It's always good to be polite.
That's why a journalist at the Toronto International Film Festival news conference for "The Master" tactfully asked lionized director Paul Thomas Anderson how he avoided his film becoming a "scenery chew-off" between Joaquin Phoenix and Philip Seymour Hoffman (who were not at the press conference, although they were in town).

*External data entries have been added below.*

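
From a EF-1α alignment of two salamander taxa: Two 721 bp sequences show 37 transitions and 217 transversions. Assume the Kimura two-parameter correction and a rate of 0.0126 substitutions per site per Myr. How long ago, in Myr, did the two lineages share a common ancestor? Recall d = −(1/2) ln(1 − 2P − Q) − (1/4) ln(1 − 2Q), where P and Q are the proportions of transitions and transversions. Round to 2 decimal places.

19.39

P = 37/721 ≈ 0.051318 and Q = 217/721 ≈ 0.300971.
Under the Kimura two-parameter model, d = −½ ln(1 − 2P − Q) − ¼ ln(1 − 2Q).
1 − 2P − Q = 0.596393, giving −½ ln(0.596393) = 0.258428.
1 − 2Q = 0.398058, giving −¼ ln(0.398058) = 0.230289.
d = 0.258428 + 0.230289 = 0.488717.
Under a molecular clock d = 2μt, so t = d/(2μ) = 0.488717 / (2 × 0.0126) = 19.39 Myr.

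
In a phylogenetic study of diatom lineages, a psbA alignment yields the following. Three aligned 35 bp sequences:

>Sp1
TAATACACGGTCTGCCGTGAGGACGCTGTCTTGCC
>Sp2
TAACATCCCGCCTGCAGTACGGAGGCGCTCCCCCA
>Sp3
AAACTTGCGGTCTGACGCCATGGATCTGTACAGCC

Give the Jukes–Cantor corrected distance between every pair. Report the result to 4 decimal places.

d(Sp1,Sp2) = 0.6355, d(Sp1,Sp3) = 0.6355, d(Sp2,Sp3) = 1.0763

Sp1–Sp2: 15/35 sites differ → p ≈ 0.428571, d = −0.75 ln(1 − 0.571428) = 0.635472 ≈ 0.6355.
Sp1–Sp3: 15/35 sites differ → p ≈ 0.428571, d = −0.75 ln(1 − 0.571428) = 0.635472 ≈ 0.6355.
Sp2–Sp3: 20/35 sites differ → p ≈ 0.571429, d = −0.75 ln(1 − 0.761905) = 1.076314 ≈ 1.0763.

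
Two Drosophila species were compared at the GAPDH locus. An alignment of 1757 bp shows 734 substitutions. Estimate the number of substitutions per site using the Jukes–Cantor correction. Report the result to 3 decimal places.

0.611

p = 734/1757 ≈ 0.417758.
d = −(3/4) ln(1 − 4p/3) = −0.75 ln(1 − 0.557011) = −0.75 ln(0.442989)
  = −0.75 × (-0.814210) = 0.610658 substitutions/site.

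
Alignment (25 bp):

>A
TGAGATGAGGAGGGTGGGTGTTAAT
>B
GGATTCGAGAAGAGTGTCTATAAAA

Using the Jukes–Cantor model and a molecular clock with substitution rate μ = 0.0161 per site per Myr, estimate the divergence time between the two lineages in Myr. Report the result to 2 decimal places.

The sequences differ at 11 of 25 sites, so p = 11/25 = 0.44.
d = −(3/4) ln(1 − 4p/3) = −0.75 ln(1 − 0.586667) = −0.75 ln(0.413333)
  = −0.75 × (-0.883502) = 0.662627 substitutions/site.
Under a molecular clock d = 2μt, so t = d/(2μ) = 0.662627 / (2 × 0.0161) = 20.58 Myr.

20.58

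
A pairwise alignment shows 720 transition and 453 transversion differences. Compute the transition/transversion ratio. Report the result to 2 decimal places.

R = 720/453 = 1.589403… ≈ 1.59 (to 2 d.p.).

1.59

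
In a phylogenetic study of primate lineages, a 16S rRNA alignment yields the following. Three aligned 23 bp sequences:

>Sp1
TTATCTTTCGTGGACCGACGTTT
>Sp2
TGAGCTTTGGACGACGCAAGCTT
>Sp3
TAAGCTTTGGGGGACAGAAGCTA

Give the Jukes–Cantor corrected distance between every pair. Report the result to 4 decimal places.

Sp1–Sp2: 9/23 sites differ → p ≈ 0.391304, d = −0.75 ln(1 − 0.521739) = 0.553199 ≈ 0.5532.
Sp1–Sp3: 8/23 sites differ → p ≈ 0.347826, d = −0.75 ln(1 − 0.463768) = 0.467391 ≈ 0.4674.
Sp2–Sp3: 6/23 sites differ → p ≈ 0.26087, d = −0.75 ln(1 − 0.347827) = 0.320584 ≈ 0.3206.

d(Sp1,Sp2) = 0.5532, d(Sp1,Sp3) = 0.4674, d(Sp2,Sp3) = 0.3206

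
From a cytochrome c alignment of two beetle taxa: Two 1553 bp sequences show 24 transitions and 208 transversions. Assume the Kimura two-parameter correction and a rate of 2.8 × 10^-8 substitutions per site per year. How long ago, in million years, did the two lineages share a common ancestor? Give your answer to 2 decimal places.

P = 24/1553 ≈ 0.015454 and Q = 208/1553 ≈ 0.133934.
Under the Kimura two-parameter model, d = −½ ln(1 − 2P − Q) − ¼ ln(1 − 2Q).
1 − 2P − Q = 0.835158, giving −½ ln(0.835158) = 0.090067.
1 − 2Q = 0.732132, giving −¼ ln(0.732132) = 0.077949.
d = 0.090067 + 0.077949 = 0.168016.
Under a molecular clock d = 2μt, so t = d/(2μ) = 0.168016 / (2 × 2.8 × 10^-8) = 3.00 million years.

3.00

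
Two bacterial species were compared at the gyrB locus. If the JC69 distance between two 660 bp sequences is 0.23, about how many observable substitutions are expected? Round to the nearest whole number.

Invert JC69: p = (3/4)(1 − e^(−4d/3)) = 0.75 × (1 − e^(-0.306667)) = 0.75 × (1 − 0.735896) = 0.198078.
Expected differing sites = pL ≈ 0.198078 × 660 = 130.73148 ≈ 131.

131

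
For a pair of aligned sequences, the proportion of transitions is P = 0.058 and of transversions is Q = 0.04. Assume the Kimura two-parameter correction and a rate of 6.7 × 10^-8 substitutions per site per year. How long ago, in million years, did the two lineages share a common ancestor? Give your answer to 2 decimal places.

Under the Kimura two-parameter model, d = −½ ln(1 − 2P − Q) − ¼ ln(1 − 2Q).
1 − 2P − Q = 0.844, giving −½ ln(0.844) = 0.084801.
1 − 2Q = 0.92, giving −¼ ln(0.92) = 0.020845.
d = 0.084801 + 0.020845 = 0.105646.
Under a molecular clock d = 2μt, so t = d/(2μ) = 0.105646 / (2 × 6.7 × 10^-8) = 0.79 million years.

0.79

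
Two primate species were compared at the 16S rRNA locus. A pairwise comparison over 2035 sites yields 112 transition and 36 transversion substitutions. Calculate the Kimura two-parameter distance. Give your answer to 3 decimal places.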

With mock surprise, Anderson - who casually refers to his two male stars as "the boys" - replied "you mean it isn't?"
Actually, it's not, as furiously acted as it is. It's something extraordinary with amazing performances that are all completely different. No competition would be possible.
"They're really strong hitters," said Anderson of Phoenix and Hoffman. "But they're both team players."
As for the film's large - and growing - reputation, Anderson said, "I'm not sure what's going on. It's kind of amazing the way people are responding to it."
Nothing amazing about it. But then, disingenuousness is sometimes necessary. Even though Anderson can't say so, "The Master" is a film clearly inspired by L. Ron Hubbard and the Church of Scientology, which he founded in the years following World War II. That's where gigantic initial interest came from.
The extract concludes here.